Let’s start with the helper functions for conversion:

Helper functions

import numpy as np

# Converts an array to a string
def array2string(array):
    return np.array2string(array, separator=',').replace('\n', ' ')

# Converts a matrix to a string (just in case you want to handle matrices separately)
def matrix2string(matrix):
    return np.array2string(matrix, separator=',').replace('\n', ' ')

# Converts a string back to an array
def string2array(string):
    # Strip extra spaces and convert string back to an array
    return np.fromstring(string, sep=',').reshape(-1)

# Converts a string back to a matrix
def string2matrix(string):
    # We use fromstring to convert to an array first, then reshape to a 2D matrix
    array = np.fromstring(string, sep=',')
    # Assuming square matrix, reshape accordingly
    size = int(np.sqrt(array.size))  # Assuming the matrix is square for simplicity
    return array.reshape(size, size)

4. Using ConfigParser

Now that we have the conversion functions, we can use ConfigParser to store and retrieve the string representations of arrays and matrices:

import configparser

# Initialize ConfigParser
config = configparser.ConfigParser()

# Some test data
center = np.array([1.1, 2.2, 3.3])
trans_matrix = np.matrix([[1, 2], [3, 4]])

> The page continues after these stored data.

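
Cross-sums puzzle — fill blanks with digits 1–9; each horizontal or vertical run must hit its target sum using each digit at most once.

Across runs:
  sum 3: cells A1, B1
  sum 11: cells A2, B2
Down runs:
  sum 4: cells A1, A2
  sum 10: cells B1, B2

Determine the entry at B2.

3 in 2 cells must be {1,2}; 4 in 2 cells must be {1,3}.
The 3 across and the 4 down share only 1, so A1 = 1.
B1 = 3 − 1 = 2 completes the 3 across.
A2 = 4 − 1 = 3 completes the 4 down.
B2 = 11 − 3 = 8 completes the 11 across.

8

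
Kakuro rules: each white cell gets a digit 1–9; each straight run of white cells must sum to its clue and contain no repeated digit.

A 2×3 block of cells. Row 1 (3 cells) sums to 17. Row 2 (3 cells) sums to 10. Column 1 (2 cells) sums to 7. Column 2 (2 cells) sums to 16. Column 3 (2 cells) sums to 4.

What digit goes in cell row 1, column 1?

5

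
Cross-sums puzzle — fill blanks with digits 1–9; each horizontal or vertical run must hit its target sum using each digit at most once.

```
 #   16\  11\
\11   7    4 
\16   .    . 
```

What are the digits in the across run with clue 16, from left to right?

9 7

16 in 2 cells must be {7,9}.
R2C1 = 16 − 7 = 9 completes the 16 down.
R2C2 = 16 − 9 = 7 completes the 16 across.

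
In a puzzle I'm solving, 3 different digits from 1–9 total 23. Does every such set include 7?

The only way to make 23 from 3 distinct digits is {6,8,9}, which does not contain 7.

No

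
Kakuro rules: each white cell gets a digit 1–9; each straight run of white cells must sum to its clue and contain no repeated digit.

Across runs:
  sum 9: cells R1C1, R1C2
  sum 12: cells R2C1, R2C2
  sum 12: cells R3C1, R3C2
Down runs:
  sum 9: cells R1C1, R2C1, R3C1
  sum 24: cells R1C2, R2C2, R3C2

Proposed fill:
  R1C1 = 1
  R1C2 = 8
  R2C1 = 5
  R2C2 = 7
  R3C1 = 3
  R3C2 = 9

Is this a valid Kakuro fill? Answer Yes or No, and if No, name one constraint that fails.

Across: 1+8=9; 5+7=12; 3+9=12. Down: 1+5+3=9; 8+7+9=24. No digit repeats within any run.

Yes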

# Writing to the config file
config['calibration'] = {}
config.set('calibration', 'center', array2string(center))
config.set('calibration', 'trans_matrix', matrix2string(trans_matrix))

# Save to a file (optional)
with open('config.ini', 'w') as configfile:
    config.write(configfile)

# Reading back from the config file
config.read('config.ini')

# Retrieve and convert back to numpy objects
center_from_config = string2array(config.get('calibration', 'center'))
trans_matrix_from_config = string2matrix(config.get('calibration', 'trans_matrix'))

# Verifying
print(center_from_config)
print(trans_matrix_from_config)

5. Explanation of Code:

  • array2string and matrix2string: These functions convert NumPy arrays and matrices into strings using numpy.array2string(). The newlines are replaced with spaces to make the data easier to read and write as a single line.

  • string2array and string2matrix: These functions convert a string back into a NumPy array or matrix. We use np.fromstring() to parse the comma-separated string back into an array and then reshape it if necessary. For matrices, we assume that the matrix is square and compute the size based on the total number of elements.

  • ConfigParser usage: We store the string representations of arrays and matrices in the config file using config.set(), and retrieve them with config.get(). Then, we use string2array and string2matrix to convert the strings back into NumPy objects.

6. Further Enhancements:

  1. For 2D or higher-dimensional matrices: If your matrices are not square, you may need to adjust the reshaping logic in string2matrix to handle arbitrary dimensions. For example, you could store the shape of the matrix in the config file and reshape accordingly.

  2. Error Handling: You may want to add error handling, especially when converting from a string back to an array or matrix, to ensure the format is correct.

  3. Using JSON: If the data is more complex, you might consider using a JSON format (with json.dumps()/json.loads()) instead of plain text. JSON would allow you to store NumPy objects as lists, making it more readable and easier to handle complex objects.


Example Output:

Assuming you have the following data:

center = np.array([1.1, 2.2, 3.3])
trans_matrix = np.matrix([[1, 2], [3, 4]])

Your config.ini would look like this after running the script:

[calibration]
center = [1.1, 2.2, 3.3]
trans_matrix = [[1, 2], [3, 4]]

When you read it back, you'll retrieve the NumPy objects:

center_from_config = np.array([1.1, 2.2, 3.3])
trans_matrix_from_config = np.matrix([[1, 2], [3, 4]])

Conclusion

This method allows you to easily store and retrieve NumPy arrays and matrices in plain text format using ConfigParser. You can adapt this approach to work with higher-dimensional arrays or more complex objects if needed.